ゲコゲコと聞こえている、乗組員はカエルだ。
「砲撃も回避も不可能だな」レオナルドが途方に暮れる。
「こんなのアリかよ」アダムがいう。
「フィッシュ」エールがいう。
「何かようですか?」フィッシュが答える。
「……君ならこの状況を脱する方法があるだろう?」
「はい?」
「エールこういうときは素直に謝ったほうがいいぞ!」チップスがいう。
「僕、全然悪くないですよね?」
「はい?」
その間もカエルの帆船たちが近づいてくる。
「俺はフィッシュもエールも信頼している! それは俺から見たふたりを俺は信じているからだ。なあ、もう仲直りしようぜ?」チップスがいう。
ゲコゲコという声がもう目の前だ。
「ありがとう、チップス。

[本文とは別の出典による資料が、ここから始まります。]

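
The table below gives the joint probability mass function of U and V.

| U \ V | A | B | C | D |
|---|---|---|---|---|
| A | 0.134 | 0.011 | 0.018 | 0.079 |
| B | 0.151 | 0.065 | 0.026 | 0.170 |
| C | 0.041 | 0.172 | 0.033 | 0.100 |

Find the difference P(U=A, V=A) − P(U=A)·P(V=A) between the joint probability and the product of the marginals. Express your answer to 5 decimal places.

P(U=A) = 0.134 + 0.011 + 0.018 + 0.079 = 0.242.
P(V=A) = 0.134 + 0.151 + 0.041 = 0.326.
P(U=A, V=A) − P(U=A)P(V=A) = 0.134 − 0.242×0.326 = 0.05511.

0.05511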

その信頼に答えますよ」フィッシュが答える。
「ぼ、僕もチップスのこと信じてます!」エールがいう。
フィッシュがふううと息をかけると味のついた炎がカエルの帆船にむかう。
カエルたちが味につられて炎に飛び込んでいく。
次々と帆船が爆発していく。
一面火の海になった。
「何か鶏肉みたいな匂いがする」チップスがおいしそうだなといいそうになる。
「カエルは鶏肉と同じ味がするそうですよ」エールがいう。
「食べる国もありますよ」フィッシュがつけたす。
「謹んでお断りします」メアリーがいう。
ガーディアンドラゴンは高貴なカエルを助け降参する。
エリザベス島につくとフランソワ城がそこにあった。
中に入るとフランソワという城の精が財宝の元へ案内する。
とても大事そうに保管されていたそれはカエルのイヤリングだった。
「今回は活躍できると思ってたのにな」レオナルドはがっかりする。
「でも、カエルのモンスターに勝っても英雄にはなれないだろ?」アダムがいう。
「あれだけの数なら十分でしょ!」リリスがいう。
エドワードへの報告も程々に王立騎士団と三人は城の食堂で食事を取る。
「フィッシュとエール、もうけんかはしないよな?」チップスが聞く。
「フィッシュ次第ですね」
「エールがわたしのことを信じてくれたらね?」
ふたりはお互いの顔を見る。
どちらともなく笑いだす。
それにつられてチップスも笑う。
三人は仲良くローストチキンを食べる。